Cumhuriyet Üniversitesi İktisadi ve İdari Bilimler Dergisi (Jan 2022)

Kamu İktisadi Teşebbüslerinin ve Özelleştirmenin Ekonomi-Politiği: Türkiye Örneği

  • Ahmet Arif Eren,
  • Orhan Şimşek

DOI
https://doi.org/10.37880/cumuiibf.1013738
Journal volume & issue
Vol. 23, no. 1
pp. 337 – 361

Abstract

Read online

Politik iktisadın merkezi tartışması olan devlet-piyasa ikiliğinde çok önemli bir alanı kaplayan devlete ait işletmeler/kamu iktisadi teşebbüsleri (KİT’ler), tarih boyunca ülkelerin ulusal kapitalizmlerini oluşturmada, kalkınma deneyimlerinde dikkate değer şekilde görevler üstlenen birer araç olmuştur.

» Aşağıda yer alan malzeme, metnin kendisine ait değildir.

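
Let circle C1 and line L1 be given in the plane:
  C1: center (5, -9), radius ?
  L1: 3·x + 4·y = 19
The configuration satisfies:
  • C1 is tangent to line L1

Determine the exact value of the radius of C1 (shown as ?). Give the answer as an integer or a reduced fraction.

1. [C1‖L1]  r_C1² − 64 = 0  ⇒  r_C1 = 8 (r>0 drops 1)

8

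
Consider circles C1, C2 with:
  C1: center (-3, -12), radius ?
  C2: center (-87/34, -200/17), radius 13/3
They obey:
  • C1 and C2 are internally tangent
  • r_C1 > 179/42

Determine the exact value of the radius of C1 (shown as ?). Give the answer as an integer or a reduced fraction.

1. [int C1,C2]  r_C1² − (26/3)r_C1 + 667/36 = 0  ⇒  r_C1 = 23/6 or 29/6
2. given r_C1 > 179/42: keep 29/6

29/6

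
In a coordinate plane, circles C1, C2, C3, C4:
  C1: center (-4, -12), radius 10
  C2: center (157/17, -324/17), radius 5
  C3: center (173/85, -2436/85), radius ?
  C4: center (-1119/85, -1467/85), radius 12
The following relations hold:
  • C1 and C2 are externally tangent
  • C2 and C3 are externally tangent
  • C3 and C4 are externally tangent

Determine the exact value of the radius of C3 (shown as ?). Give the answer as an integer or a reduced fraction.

7

1. [ext C2·C3]  r_C3² + 10r_C3 − 119 = 0  ⇒  r_C3 = 7 (r>0 drops 1)
2. [ext C3·C4]  r_C3² + 24r_C3 − 217 = 0  ⇒  r_C3 = 7 (r>0 drops 1)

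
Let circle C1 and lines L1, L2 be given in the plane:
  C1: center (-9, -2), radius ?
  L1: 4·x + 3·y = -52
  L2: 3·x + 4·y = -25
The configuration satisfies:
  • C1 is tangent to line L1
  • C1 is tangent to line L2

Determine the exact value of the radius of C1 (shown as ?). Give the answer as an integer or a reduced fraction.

2

1. [C1‖L1]  r_C1² − 4 = 0  ⇒  r_C1 = 2 (r>0 drops 1)
2. [C1‖L2]  r_C1² − 4 = 0  ⇒  r_C1 = 2 (r>0 drops 1)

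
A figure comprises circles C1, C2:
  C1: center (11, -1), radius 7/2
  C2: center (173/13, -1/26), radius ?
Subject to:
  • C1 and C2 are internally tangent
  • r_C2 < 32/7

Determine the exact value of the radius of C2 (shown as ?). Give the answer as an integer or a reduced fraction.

1

1. [int C1,C2]  r_C2² − 7r_C2 + 6 = 0  ⇒  r_C2 = 1 or 6
2. given r_C2 < 32/7: keep 1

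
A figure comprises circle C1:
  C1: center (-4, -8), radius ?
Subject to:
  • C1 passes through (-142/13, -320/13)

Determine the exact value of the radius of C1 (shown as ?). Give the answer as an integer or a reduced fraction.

18

1. [C1∋P]  r_C1² − 324 = 0  ⇒  r_C1 = 18 (r>0 drops 1)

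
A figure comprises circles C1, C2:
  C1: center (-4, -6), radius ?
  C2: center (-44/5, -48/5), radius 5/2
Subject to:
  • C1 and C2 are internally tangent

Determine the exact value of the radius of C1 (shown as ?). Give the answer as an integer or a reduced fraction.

17/2

1. [int C1,C2]  r_C1² − 5r_C1 − 119/4 = 0  ⇒  r_C1 = 17/2 (r>0 drops 1)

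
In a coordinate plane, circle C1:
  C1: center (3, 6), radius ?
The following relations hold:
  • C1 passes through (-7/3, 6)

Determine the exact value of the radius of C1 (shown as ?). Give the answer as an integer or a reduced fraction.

1. [C1∋P]  r_C1² − 256/9 = 0  ⇒  r_C1 = 16/3 (r>0 drops 1)

16/3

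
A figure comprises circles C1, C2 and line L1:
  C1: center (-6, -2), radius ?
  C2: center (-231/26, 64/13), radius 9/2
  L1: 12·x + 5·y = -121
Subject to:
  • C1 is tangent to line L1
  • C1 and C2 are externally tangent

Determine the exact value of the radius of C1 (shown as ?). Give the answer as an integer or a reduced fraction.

1. [C1‖L1]  r_C1² − 9 = 0  ⇒  r_C1 = 3 (r>0 drops 1)
2. [ext C1·C2]  r_C1² + 9r_C1 − 36 = 0  ⇒  r_C1 = 3 (r>0 drops 1)

3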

Ancak bu durum, kamu iktisadi teşebbüslerini tartışılan, varlığı sorgulanan ve eleştirilen birer kurum olmaktan kurtaramamıştır. Öyle ki, neoliberal manifesto olarak kabul edilen Washington Uzlaşısı çerçevesinde devletin küçültülmesi hevesiyle başlatılan özelleştirme furyası, birçok ülkede kamu mülkiyetinin bu şirketlerden el çekmesine neden oldu. Ağırlıklı olarak gelişmekte olan ülkelerde temel kamusal hizmet alanlarındaki kamu iktisadi teşebbüsleri dahi özelleştirildi. 2000’li yıllara gelindiğinde ise, yaşanan ekonomik ve finansal krizler (örneğin 2008 küresel krizi), devletin ekonomiye geri dönüşünün güçlü bir şekilde seslendirilmesini beraberinde getirdi. Bu durum kamu iktisadi teşebbüslerini de yeniden sahneye çıkardı. Özellikle Çin merkezli kamu iktisadi teşebbüslerinin ve yine mülkiyeti devlet ait ulusal varlık fonu işletmelerinin küresel birer aktör haline gelmesi ve devletçi kapitalizmin farklı bir formatta dönüşü, bu kurumlara olan ilgiyi artırdı.Ancak kamu iktisadi teşebbüslerinin yeniden dönüşünü anlamak, kavramak ve yorumlamak, tarihe müracaatı zorunlu kılmaktadır. Kapitalizmin met-cezir dalgalarının ortasında kalan bu kurumların günümüzde yeniden önem arz etmesini, politik iktisadın hacimli tartışmalarından soyutlamak mümkün değildir. Dolayısıyla bu çalışmada, önce devletin ekonomik faaliyetlerinin kapitalizmdeki yerine ve günümüzde yükselen devletçi kapitalizme Adam Smith ve iktisadi düşünce tarihi perspektifinden bakılmış, daha sonra ise, devletin ekonomik faaliyetlerinin en öncelikli aracı kamu iktisadi teşebbüslerine yönelik politikalar Türkiye örneği üzerinden irdelenmiştir. Türkiye’nin kamu iktisadi teşebbüsleri serüveni üzerine yapılan değerlendirmeler sonucunda, gelinen noktada devletçi ekonomi modeline doğru bir yönelimin olduğu kabul edilmektedir. Bu bağlamda çalışma, devletin ve devlet işletmelerinin geri plana itildiği düşüncelerin reddiyesi ile sonlandırılmıştır.